I noticed an omission of any reference to multi-threaded applications running on SMP engines. Isn't Sun exploiting this technology?
Is there a typo in the table for
average queue time? Shouldn't that unit of measure be minutes, not hours?
Stephen Lear
Engineering services manager
Texas Instruments Storage Product Group
San Jose
Author Dwayne Lee replies:
Yes, I agree that ranches and farms aren't new; we at Sun put together our first farm back in 1991-92 during the development of the Ultrasparc-I processor. We are focusing on trying to get the message out that the ranch/farm computing
methodology is a great way to leverage computing resources and to bring efficiency to compute-intensive tasks. This style of computing should be more commonplace than it has been.
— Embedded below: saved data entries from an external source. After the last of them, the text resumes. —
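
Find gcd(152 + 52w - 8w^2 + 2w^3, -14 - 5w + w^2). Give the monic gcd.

Apply the Euclidean algorithm:
  2w^3 - 8w^2 + 52w + 152 = (2w + 2)(w^2 - 5w - 14) + (90w + 180)
  w^2 - 5w - 14 = ((1/90)w - 7/90)(90w + 180) + (0)
Last nonzero remainder: 90w + 180. Dividing through by 90 gives the monic gcd w + 2.

2 + w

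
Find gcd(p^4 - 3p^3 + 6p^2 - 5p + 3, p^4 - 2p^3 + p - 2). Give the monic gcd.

p^2 - p + 1

Apply the Euclidean algorithm:
  p^4 - 3p^3 + 6p^2 - 5p + 3 = (p^4 - 2p^3 + p - 2) + (-p^3 + 6p^2 - 6p + 5)
  p^4 - 2p^3 + p - 2 = (-p - 4)(-p^3 + 6p^2 - 6p + 5) + (18p^2 - 18p + 18)
  -p^3 + 6p^2 - 6p + 5 = (-(1/18)p + 5/18)(18p^2 - 18p + 18) + (0)
Last nonzero remainder: 18p^2 - 18p + 18. Dividing through by 18 gives the monic gcd p^2 - p + 1.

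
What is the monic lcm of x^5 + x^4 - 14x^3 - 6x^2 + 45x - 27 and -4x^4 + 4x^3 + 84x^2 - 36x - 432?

x^6 - 3x^5 - 18x^4 + 50x^3 + 69x^2 - 207x + 108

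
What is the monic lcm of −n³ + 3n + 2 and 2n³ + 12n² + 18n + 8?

Euclidean algorithm in ℚ[n]:
  −n³ + 3n + 2 = (−1/2)(2n³ + 12n² + 18n + 8) + (6n² + 12n + 6)
  2n³ + 12n² + 18n + 8 = ((1/3)n + 4/3)(6n² + 12n + 6) + (0)
Last nonzero remainder: 6n² + 12n + 6. Dividing through by 6 gives the monic gcd n² + 2n + 1.
Then lcm(f, g) = f·g / gcd(f, g); expanding and making the result monic gives the answer.

n⁴ + 4n³ − 3n² − 14n − 8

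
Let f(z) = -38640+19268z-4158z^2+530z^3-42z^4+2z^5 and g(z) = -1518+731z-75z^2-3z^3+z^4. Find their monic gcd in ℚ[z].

46-11z+z^2

Repeated division with remainder:
  2z^5-42z^4+530z^3-4158z^2+19268z-38640 = (2z-36)(z^4-3z^3-75z^2+731z-1518) + (572z^3-8320z^2+48620z-93288)
  z^4-3z^3-75z^2+731z-1518 = ((1/572)z+127/6292)(572z^3-8320z^2+48620z-93288) + ((960/121)z^2-(960/11)z+44160/121)
  572z^3-8320z^2+48620z-93288 = ((17303/240)z-20449/80)((960/121)z^2-(960/11)z+44160/121) + (0)
Last nonzero remainder: (960/121)z^2-(960/11)z+44160/121. Dividing through by 960/121 gives the monic gcd z^2-11z+46.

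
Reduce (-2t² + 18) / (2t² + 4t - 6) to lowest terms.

Apply the Euclidean algorithm:
  -2t² + 18 = (-1)(2t² + 4t - 6) + (4t + 12)
  2t² + 4t - 6 = ((1/2)t - 1/2)(4t + 12) + (0)
Last nonzero remainder: 4t + 12. Dividing through by 4 gives the monic gcd t + 3.
Cancel t + 3 from numerator and denominator to get the reduced form.

(-t + 3)/(t - 1)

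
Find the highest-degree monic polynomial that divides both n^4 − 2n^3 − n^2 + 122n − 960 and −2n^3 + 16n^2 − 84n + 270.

n − 5

Apply the Euclidean algorithm:
  n^4 − 2n^3 − n^2 + 122n − 960 = (−(1/2)n − 3)(−2n^3 + 16n^2 − 84n + 270) + (5n^2 + 5n − 150)
  −2n^3 + 16n^2 − 84n + 270 = (−(2/5)n + 18/5)(5n^2 + 5n − 150) + (−162n + 810)
  5n^2 + 5n − 150 = (−(5/162)n − 5/27)(−162n + 810) + (0)
Last nonzero remainder: −162n + 810. Dividing through by −162 gives the monic gcd n − 5.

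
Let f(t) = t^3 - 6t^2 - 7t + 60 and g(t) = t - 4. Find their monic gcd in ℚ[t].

Apply the Euclidean algorithm:
  t^3 - 6t^2 - 7t + 60 = (t^2 - 2t - 15)(t - 4) + (0)
The last nonzero remainder t - 4 is already monic.

t - 4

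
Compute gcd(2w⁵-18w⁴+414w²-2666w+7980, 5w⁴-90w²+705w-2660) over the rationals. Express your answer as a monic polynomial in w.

Euclidean algorithm in ℚ[w]:
  2w⁵-18w⁴+414w²-2666w+7980 = ((2/5)w-18/5)(5w⁴-90w²+705w-2660) + (36w³-192w²+936w-1596)
  5w⁴-90w²+705w-2660 = ((5/36)w+20/27)(36w³-192w²+936w-1596) + (-(700/9)w²+(700/3)w-13300/9)
  36w³-192w²+936w-1596 = (-(81/175)w+27/25)(-(700/9)w²+(700/3)w-13300/9) + (0)
Last nonzero remainder: -(700/9)w²+(700/3)w-13300/9. Dividing through by -700/9 gives the monic gcd w²-3w+19.

w²-3w+19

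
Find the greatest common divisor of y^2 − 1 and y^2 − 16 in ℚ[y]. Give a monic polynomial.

1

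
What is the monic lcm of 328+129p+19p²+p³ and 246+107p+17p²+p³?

1968+1102p+243p²+25p³+p⁴

Euclidean algorithm in ℚ[p]:
  p³+19p²+129p+328 = (p³+17p²+107p+246) + (2p²+22p+82)
  p³+17p²+107p+246 = ((1/2)p+3)(2p²+22p+82) + (0)
Last nonzero remainder: 2p²+22p+82. Dividing through by 2 gives the monic gcd p²+11p+41.
Then lcm(f, g) = f·g / gcd(f, g); expanding and making the result monic gives the answer.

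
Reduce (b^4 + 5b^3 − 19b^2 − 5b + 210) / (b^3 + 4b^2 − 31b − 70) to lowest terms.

Repeated division with remainder:
  b^4 + 5b^3 − 19b^2 − 5b + 210 = (b + 1)(b^3 + 4b^2 − 31b − 70) + (8b^2 + 96b + 280)
  b^3 + 4b^2 − 31b − 70 = ((1/8)b − 1)(8b^2 + 96b + 280) + (30b + 210)
  8b^2 + 96b + 280 = ((4/15)b + 4/3)(30b + 210) + (0)
Last nonzero remainder: 30b + 210. Dividing through by 30 gives the monic gcd b + 7.
Cancel b + 7 from numerator and denominator to get the reduced form.

(b^3 − 2b^2 − 5b + 30)/(b^2 − 3b − 10)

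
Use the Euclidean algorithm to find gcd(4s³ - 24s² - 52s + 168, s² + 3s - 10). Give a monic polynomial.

Euclidean algorithm in ℚ[s]:
  4s³ - 24s² - 52s + 168 = (4s - 36)(s² + 3s - 10) + (96s - 192)
  s² + 3s - 10 = ((1/96)s + 5/96)(96s - 192) + (0)
Last nonzero remainder: 96s - 192. Dividing through by 96 gives the monic gcd s - 2.

s - 2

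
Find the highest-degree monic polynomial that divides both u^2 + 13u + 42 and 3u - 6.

1

Apply the Euclidean algorithm:
  u^2 + 13u + 42 = ((1/3)u + 5)(3u - 6) + (72)
  3u - 6 = ((1/24)u - 1/12)(72) + (0)
The last nonzero remainder is the constant 72, so the polynomials are coprime and gcd = 1.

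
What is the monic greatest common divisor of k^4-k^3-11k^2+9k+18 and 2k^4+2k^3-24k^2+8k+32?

k^2-k-2

Apply the Euclidean algorithm:
  k^4-k^3-11k^2+9k+18 = (1/2)(2k^4+2k^3-24k^2+8k+32) + (-2k^3+k^2+5k+2)
  2k^4+2k^3-24k^2+8k+32 = (-k-3/2)(-2k^3+k^2+5k+2) + (-(35/2)k^2+(35/2)k+35)
  -2k^3+k^2+5k+2 = ((4/35)k+2/35)(-(35/2)k^2+(35/2)k+35) + (0)
Last nonzero remainder: -(35/2)k^2+(35/2)k+35. Dividing through by -35/2 gives the monic gcd k^2-k-2.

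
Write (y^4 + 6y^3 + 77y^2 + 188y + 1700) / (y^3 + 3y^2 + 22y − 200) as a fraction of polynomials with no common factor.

(y^2 − y + 34)/(y − 4)

Repeated division with remainder:
  y^4 + 6y^3 + 77y^2 + 188y + 1700 = (y + 3)(y^3 + 3y^2 + 22y − 200) + (46y^2 + 322y + 2300)
  y^3 + 3y^2 + 22y − 200 = ((1/46)y − 2/23)(46y^2 + 322y + 2300) + (0)
Last nonzero remainder: 46y^2 + 322y + 2300. Dividing through by 46 gives the monic gcd y^2 + 7y + 50.
Cancel y^2 + 7y + 50 from numerator and denominator to get the reduced form.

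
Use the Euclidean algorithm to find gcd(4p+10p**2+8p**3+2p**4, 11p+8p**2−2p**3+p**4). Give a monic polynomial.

p+p**2

Euclidean algorithm in ℚ[p]:
  2p**4+8p**3+10p**2+4p = (2)(p**4−2p**3+8p**2+11p) + (12p**3−6p**2−18p)
  p**4−2p**3+8p**2+11p = ((1/12)p−1/8)(12p**3−6p**2−18p) + ((35/4)p**2+(35/4)p)
  12p**3−6p**2−18p = ((48/35)p−72/35)((35/4)p**2+(35/4)p) + (0)
Last nonzero remainder: (35/4)p**2+(35/4)p. Dividing through by 35/4 gives the monic gcd p**2+p.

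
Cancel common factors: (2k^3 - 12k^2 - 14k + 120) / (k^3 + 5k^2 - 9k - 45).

Apply the Euclidean algorithm:
  2k^3 - 12k^2 - 14k + 120 = (2)(k^3 + 5k^2 - 9k - 45) + (-22k^2 + 4k + 210)
  k^3 + 5k^2 - 9k - 45 = (-(1/22)k - 57/242)(-22k^2 + 4k + 210) + ((180/121)k + 540/121)
  -22k^2 + 4k + 210 = (-(1331/90)k + 847/18)((180/121)k + 540/121) + (0)
Last nonzero remainder: (180/121)k + 540/121. Dividing through by 180/121 gives the monic gcd k + 3.
Cancel k + 3 from numerator and denominator to get the reduced form.

(2k^2 - 18k + 40)/(k^2 + 2k - 15)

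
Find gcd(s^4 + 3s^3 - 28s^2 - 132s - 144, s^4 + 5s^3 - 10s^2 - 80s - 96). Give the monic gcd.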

We do run multi-threaded applications and our load-balancing/sharing software manages these applications appropriately. For example, a user can send a job into the system and ask for six CPUs; the system then reserves six CPUs for this particular job to run on. The EDA market, however, has yet to promote many
multi-threaded applications. Sun has been working with our ISVs to develop more multi-threaded applications. Generally the EDA vendors need to develop this capability in new applications, as trying to add this to existing applications is very difficult. MP/MT applications are continuing to grow in number and we are seeing some very good applications taking advantage of Symmetric Multiprocessing (SMP) technology. Check out www.sun.com/technical-computing/EDA/isv.html for specifics.
The
average queue time and to some extent the average run time numbers are a bit misleading. They in fact represent aggregate numbers for all jobs run through our compute pool. The queue time seems very high because the majority of the jobs run through are regression suites. These suites usually consist of a large number of jobs, usually in the thousands. They are queued all at once, so that last job waits a long time--hence the high queue time. In many cases users see very short queue times, on the order of
minutes or even seconds. We have over 100 queues, allowing us to control latency and throughput. For jobs that run only a few minutes, we experience low-latency queues, while the queues for the regression suites have higher latencies but also higher throughput.